My husband and I just returned from 10 days in Washington and Oregon, hardly the forefront of the Civil War. But war reached the Pacific, too, albeit not as dramatically. Here are a few notes I took: Oregon became a state in 1859 and did not secede. Democratic governor John Whiteaker recommended that Oregonians have a "policy by defense only," which, according to the National Park Service Civil War site, "generally meant military campaigns against the Native inhabitants of Oregon." The few U.S. Army troops on duty before the war were called back east, leaving forts unguarded. The First Oregon Cavalry filled the void, especially east of the Cascades and especially when gold was discovered in Canyon City, Oregon.

On the Oregon coast, we drove through Lincoln City. Aha! But I learned that the name came when 5 small towns merged and none would take the others' name. In a contest to find a new name, Lincoln City won. The great unifier, a century later.

The war did not reach Oregon, but Oregon came to the war.
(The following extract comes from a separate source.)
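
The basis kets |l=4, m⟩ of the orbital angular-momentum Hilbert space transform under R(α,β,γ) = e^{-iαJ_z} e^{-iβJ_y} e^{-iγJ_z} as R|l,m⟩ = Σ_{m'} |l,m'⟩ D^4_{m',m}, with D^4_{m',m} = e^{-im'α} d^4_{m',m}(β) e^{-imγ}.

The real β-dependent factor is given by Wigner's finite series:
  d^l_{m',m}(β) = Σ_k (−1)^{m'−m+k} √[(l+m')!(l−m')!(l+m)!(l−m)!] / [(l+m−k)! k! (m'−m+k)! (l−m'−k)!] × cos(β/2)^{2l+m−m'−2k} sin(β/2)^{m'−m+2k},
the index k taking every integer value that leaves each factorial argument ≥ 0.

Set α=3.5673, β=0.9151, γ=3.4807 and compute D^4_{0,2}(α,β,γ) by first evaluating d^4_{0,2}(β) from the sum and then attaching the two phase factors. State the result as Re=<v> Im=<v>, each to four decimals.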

During the Battle of Ball's Bluff near Leesburg, Virginia in October 1861, Edward Baker, Oregon senator and close Lincoln friend, was killed.

  Battle of Ball's Bluff

Battle of Ball's Bluff

In Washington, a territory until 1889, an effort to raise a regiment from within the territory did not garner enough men; the First Washington Volunteer Infantry had reinforcements from California and Oregon and then served along the Pacific Coast. Although the territory did not see active combat, battles between supporters and opponents of the Northern cause were fought in the press and political circles.

After the war, veterans made their way west, as evidenced by the Civil War veterans' cemeteries in both states.